Diários dos últimos anos.
Dia de pedreira, lidando com o misto de sentimentos conflitantes trazidos por esse isolamento. O sétimo dia tem sempre um significado de terminar de sepultar quem partiu. A essa altura, a irreversibilidade da morte se estabelece. Talvez seja a angústia de admitir a permanência desse estado de vida em suspensão o que despertou, ontem, em mim, uma estranha sensação. Explico. A bateria do meu celular arriou e ficar isolada sem esse aparelhinho mágico seria insuportável. Saí, então, para buscar um telefone de reserva da minha irmã e levei os filhos junto para uma voltinha, depois de tantos dias, percebendo a tensão crescendo neles também nesse confinamento.

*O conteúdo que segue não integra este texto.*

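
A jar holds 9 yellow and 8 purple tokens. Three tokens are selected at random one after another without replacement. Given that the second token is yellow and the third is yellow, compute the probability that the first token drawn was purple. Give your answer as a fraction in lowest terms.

P(first=purple and the second token is yellow and the third is yellow) = (8/17)·(9/16)·(8/15) = 12/85.
P(E) = Σ over first color = 21/170 + 12/85 = 9/34.
By Bayes, P(first=purple | E) = 12/85 / 9/34 = 8/15 ≈ 0.5333.

8/15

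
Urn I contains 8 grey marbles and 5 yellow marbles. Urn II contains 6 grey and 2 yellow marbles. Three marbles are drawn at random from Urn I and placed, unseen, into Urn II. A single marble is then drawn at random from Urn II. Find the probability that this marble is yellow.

Condition on how many of the transferred marbles are yellow (from Urn I: 5 yellow of 13; then Urn II has 11 total).
  0 yellow: C(5,0)C(8,3)/C(13,3) = 28/143; then P = 2/11
  1 yellow: C(5,1)C(8,2)/C(13,3) = 70/143; then P = 3/11
  2 yellow: C(5,2)C(8,1)/C(13,3) = 40/143; then P = 4/11
  3 yellow: C(5,3)C(8,0)/C(13,3) = 5/143; then P = 5/11
P(yellow from Urn II) = 41/143 ≈ 0.2867.

41/143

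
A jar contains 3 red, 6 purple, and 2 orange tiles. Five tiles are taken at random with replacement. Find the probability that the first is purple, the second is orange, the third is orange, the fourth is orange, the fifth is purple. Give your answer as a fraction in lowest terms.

Multiply the conditional probability of each draw in order, with replacement (the composition resets each draw).
P = (6/11) · (2/11) · (2/11) · (2/11) · (6/11) = 288/161051 ≈ 0.0018.

288/161051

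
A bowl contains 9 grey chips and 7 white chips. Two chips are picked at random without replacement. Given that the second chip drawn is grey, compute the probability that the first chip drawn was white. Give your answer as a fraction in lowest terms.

P(first=white and the second chip drawn is grey) = (7/16)·(9/15) = 21/80.
P(the second chip drawn is grey) = Σ over first color = 3/10 + 21/80 = 9/16.
By Bayes, P(first=white | the second chip drawn is grey) = 21/80 / 9/16 = 7/15 ≈ 0.4667.

7/15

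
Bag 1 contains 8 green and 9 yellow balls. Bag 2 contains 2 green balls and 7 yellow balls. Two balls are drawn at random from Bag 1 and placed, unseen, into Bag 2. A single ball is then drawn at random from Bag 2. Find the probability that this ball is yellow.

137/187

Condition on how many of the transferred balls are yellow (from Bag 1: 9 yellow of 17; then Bag 2 has 11 total).
  0 yellow: C(9,0)C(8,2)/C(17,2) = 7/34; then P = 7/11
  1 yellow: C(9,1)C(8,1)/C(17,2) = 9/17; then P = 8/11
  2 yellow: C(9,2)C(8,0)/C(17,2) = 9/34; then P = 9/11
P(yellow from Bag 2) = 137/187 ≈ 0.7326.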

Foi tão esquisito. Foi como fazer algo muito errado e o sentimento conhecido como culpa me invadiu, assim que entramos no carro. Ao dar voz a isso, meu filho, no seu pragmatismo de pessoa de exatas, disse logo: "Mas você está mesmo quebrando uma regra". E eu calei. "Mas tinha uma "razão" para isso!" Pensei comigo, em defesa própria. No caminho, os três observavam o movimento de ida e vinda de carros. E constatamos muito mais gente circulando do que o esperado, e a luz vermelha acendeu logo porque sabemos que isso não é nada bom.
E talvez seja esse o lado feio das coisas que vive em nós, mencionado no dia 6 deste diário. Quem não quer fingir que a verdade é mentira para seguir a vida e pronto?! O problema está em CEDER a essa força interna e embarcar numa viagem maluca do tipo que levou Nero a atear fogo em Roma. E não estamos muito longe disso, infelizmente, neste sétimo dia.
No Brasil, além do vírus, há uma volatilidade constante do ambiente político, na qual estamos mergulhados há tempos, mas que ganha contornos dramáticos numa hora assim. Mas, na fronteira entre a civilização e o justiçamento, na qual nos habituamos a tocar adiante, as escolhas individuais têm um peso gigantesco. É injusto, quase medieval, mas chegamos ao ponto onde a consciência de cada um precisa ser forte o bastante para iniciar um processo coletivo de mudança, por uma simples questão de calamidade pública.
O hábito de escrever diários desde os dez anos de idade, primeiro de forma esporádica e, a partir dos 22 anos, quase todo dia, me ensinou que refletir sobre nós mesmos e nossa interação com a vida, enquanto se caminha, faz muita diferença. Como se a semente de um entendimento meio difuso de ontem, quando registrado, recebesse uma poderosa ajuda para se revelar por completo, nos alimentando de uma consciência extra sobre a nossa parte na trajetória. Esse exercício deixa rastros claros e preciosos das forças em conflito constante dentro de nós, e como atuam nos levando, em vários momentos, a PREFERIR nos agarrarmos a qualquer mentira, e quanto mais mágica, mais atraente, porque nada exige mais esforço, trabalho pessoal e abertura do que a verdade. Pior. Embora seja a única via verdadeira de transformação, ela não traz garantia de resultado, só de processo e, no fundo, a vida não passa disso, um longo processo com um ponto final mais ou menos abrupto e sempre inesperado.
Talvez seja essa atividade insana da minha parte, em registros privados - fotografei só os diários últimos cinco anos para ilustrar o post -, que me forjaram escritora. Minha voz foi encontrada nessa lida diária comigo mesma, tendo no papel e na caneta instrumentos para me ver melhor, e isso inclui o pior de mim. Nisso descobri que ninguém pode escolher a verdade sem encarar o pior de si, da humanidade e de quem se ama. E quanto mais grave o momento, mais precisamos ser capazes de sustentar o olhar e ganhar consciência para seguir a estrada mais difícil, no caso atual: ficar em casa isolados, sem saber até quando, embora cada fibra do nosso corpo e espírito, ou pelo menos do meu, peça para voltar à vida normal agora.